By John Schaffner

After attending monthly Riverside neighborhood meetings in a firehouse off Bolton Road in northwest Atlanta for years, sitting in the ballroom of the exclusive Capital City Country Club for a biannual meeting of the Historic Brookhaven Neighborhood Association (HBNA) is something very different.

Those are two distinct parts of Atlanta and two very different meeting environments but the purpose is very much the same: To improve life in the neighborhood, build more sense of community and increase the value of property investments.

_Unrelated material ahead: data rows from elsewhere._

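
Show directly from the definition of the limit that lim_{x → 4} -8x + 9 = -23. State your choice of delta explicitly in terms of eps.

Let eps > 0 be given. We need delta > 0 so that 0 < |x − 4| < delta implies |(-8x + 9) + 23| < eps.
|(-8x + 9) + 23| = |-8x + 32| = 8|x − 4|.
So 8|x − 4| < eps exactly when |x − 4| < eps/8.
Choosing delta = eps/8 gives |(-8x + 9) + 23| = 8|x − 4| < eps whenever |x − 4| < delta.

delta = eps/8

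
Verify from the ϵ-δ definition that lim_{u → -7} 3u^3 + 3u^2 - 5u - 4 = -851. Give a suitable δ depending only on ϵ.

Fix ϵ > 0. We want δ > 0 such that 0 < |u + 7| < δ implies |(3u^3 + 3u^2 - 5u - 4) + 851| < ϵ.
(3u^3 + 3u^2 - 5u - 4) + 851 = 3u^3 + 3u^2 - 5u + 847 = (u + 7)(3u^2 - 18u + 121).
So |(3u^3 + 3u^2 - 5u - 4) + 851| = |u + 7|·|3u^2 - 18u + 121|.
Require δ ≤ 2. Then |u + 7| < 2 gives |u| < 9, and by the triangle inequality |3u^2 - 18u + 121| ≤ 3·9^2 + 18·9 + 121 = 526.
Hence |(3u^3 + 3u^2 - 5u - 4) + 851| ≤ 526|u + 7| < ϵ provided |u + 7| < ϵ/526.
Take δ = min(2, ϵ/526). Then 0 < |u + 7| < δ gives both |u + 7| < 2 and |u + 7| < ϵ/526, so |(3u^3 + 3u^2 - 5u - 4) + 851| < ϵ.

δ = min(2, ϵ/526)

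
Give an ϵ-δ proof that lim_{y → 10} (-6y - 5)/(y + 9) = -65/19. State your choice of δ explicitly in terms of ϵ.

Let ϵ > 0. We want δ > 0 with 0 < |y − 10| < δ ⇒ |(-6y - 5)/(y + 9) + 65/19| < ϵ.
Combining over a common denominator, (-6y - 5)/(y + 9) + 65/19 = [(-6y - 5)·19 − (-65)·(y + 9)] / [19·(y + 9)] = -49(y − 10) / (19(y + 9)).
So |(-6y - 5)/(y + 9) + 65/19| = 49|y − 10| / (19·|y + 9|).
Require δ ≤ 19/2, so |y + 9| ≥ |19| − |y − 10| > 19 − 19/2 = 19/2.
Hence |(-6y - 5)/(y + 9) + 65/19| < 49|y − 10|/(19·(19/2)) = (98/361)|y − 10|, which is < ϵ once |y − 10| < (361/98)ϵ.
Take δ = min(19/2, (361/98)ϵ). Then 0 < |y − 10| < δ forces both bounds, so |(-6y - 5)/(y + 9) + 65/19| < ϵ.

δ = min(19/2, (361/98)ϵ)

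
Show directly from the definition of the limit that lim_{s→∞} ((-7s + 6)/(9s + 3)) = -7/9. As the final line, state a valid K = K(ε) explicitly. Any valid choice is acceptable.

Let ε > 0 be given. We seek K > 0 such that s > K implies |(-7s + 6)/(9s + 3) + 7/9| < ε.
(-7s + 6)/(9s + 3) + 7/9 = (9(-7s + 6) − (-7)(9s + 3)) / (9(9s + 3)) = 75/(9(9s + 3)).
For s > 0 we have 9s + 3 > 9s, so |(-7s + 6)/(9s + 3) + 7/9| = 75/(9(9s + 3)) < 75/(9·9s) = (25/27)/s.
Thus |(-7s + 6)/(9s + 3) + 7/9| < ε whenever s > (25/27)/ε.
Take K = (25/27)/ε. If s > K then |(-7s + 6)/(9s + 3) + 7/9| < (25/27)/s < ε.

K = (25/27)/ε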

Historic Brookhaven is an affluent neighborhood of 800 homes, 1,600 adults and 2,000 children, with 49 streets spanning two counties.

HBNA President Frank Clementi said his is also a magnanimous neighborhood.

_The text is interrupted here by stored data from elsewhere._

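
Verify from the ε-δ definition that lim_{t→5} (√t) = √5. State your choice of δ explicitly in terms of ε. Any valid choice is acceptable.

δ = min(5, √5·ε)

Let ε > 0. We want δ > 0 such that 0 < |t − 5| < δ implies |√t − √5| < ε.
Multiplying by the conjugate, |√t − √5| = |t − 5|/(√t + √5).
Restrict δ ≤ 5 so that |t − 5| < 5 forces t > 0, and then √t + √5 > √5.
Hence |√t − √5| < |t − 5|/√5, which is < ε once |t − 5| < √5·ε.
Take δ = min(5, √5·ε). If 0 < |t − 5| < δ then t > 0 and |√t − √5| < |t − 5|/√5 < ε.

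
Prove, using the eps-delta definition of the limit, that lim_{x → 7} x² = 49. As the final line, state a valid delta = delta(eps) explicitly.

Fix eps > 0. We seek delta > 0 with 0 < |x − 7| < delta ⇒ |x² − 49| < eps.
Factor: x² − 49 = (x − 7)(x + 7), so |x² − 49| = |x − 7|·|x + 7|.
Restrict delta ≤ 2. Then |x − 7| < 2 gives |x| < 9, so by the triangle inequality |x + 7| ≤ 9 + 7 = 16.
Hence |x² − 49| ≤ 16|x − 7|, which is < eps once |x − 7| < eps/16.
Take delta = min(2, eps/16). If 0 < |x − 7| < delta then both bounds hold and |x² − 49| ≤ 16|x − 7| < 16·(eps/16) = eps.

delta = min(2, eps/16)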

As an example, Clementi introduced the Hopkins family at the association’s meeting May 12. The neighborhood contributed as sponsor of the Pound the Pavement for Pete family fun run to raise awareness and money for peroxisoma disorders, a crippling affliction their son Pete has. The family talked about the affliction and the event.

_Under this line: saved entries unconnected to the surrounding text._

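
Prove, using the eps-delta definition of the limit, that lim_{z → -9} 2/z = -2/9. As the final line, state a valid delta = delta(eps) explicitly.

delta = min(9/2, (81/4)eps)

Let eps > 0. We seek delta > 0 such that 0 < |z + 9| < delta implies |2/z + 2/9| < eps.
|2/z + 2/9| = 2·|-9 − z|/(9·|z|) = 2|z + 9|/(9|z|).
Restrict delta ≤ 9/2. Then |z + 9| < 9/2 gives |z| > 9/2, so 9|z| > 81/2.
Then |2/z + 2/9| < 2|z + 9|/(81/2), which is < eps when |z + 9| < (81/4)eps.
Take delta = min(9/2, (81/4)eps). Then 0 < |z + 9| < delta gives both |z + 9| < 9/2 and |z + 9| < (81/4)eps, so |2/z + 2/9| < eps.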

Pound the Pavement for Peter drew more than 600 runners, walkers and children in strollers and raised $55,000 that went to Johns Hopkins Medical Center for peroxisoma disorders research.

Then there was the case of Atlanta police Officer D.D. Johnson, who helped with HBNA’s security. He was killed in a head-on auto collision on his way home one night. He left a wife and children. The neighborhood raised $28,000 for the family through donations of $25 to $5,000.

After the examples of neighborhood generosity, Clementi turned to the night’s business and speakers.

One disturbing announcement was that association membership had dropped about 50 members, which Clementi attributed largely to the economy. HBNA members pay $50 dues plus a security fee of $231. The largest annual expenditures from the budget are more than $14,000 for beautification, and $6.500 for the association’s annual street party.

Lisa Martinez, who has taken on the challenge of HBNA events, including planning of the annual street party Saturday, Sept. 26 from 4 to 8 p.m. She was surprised to discover the 33-year history of the event, which traditionally begins with a charity fun run in the morning followed by the afternoon party.

Special speakers included Kelly Brantley, president of the new Brookhaven Community Connection, and Trace Carpenter, who discussed plans for a new Little Nancy Creek Park on Peachtree-Dunwoody Road, a joint project of the HBNA and the North Buckhead Civic Association.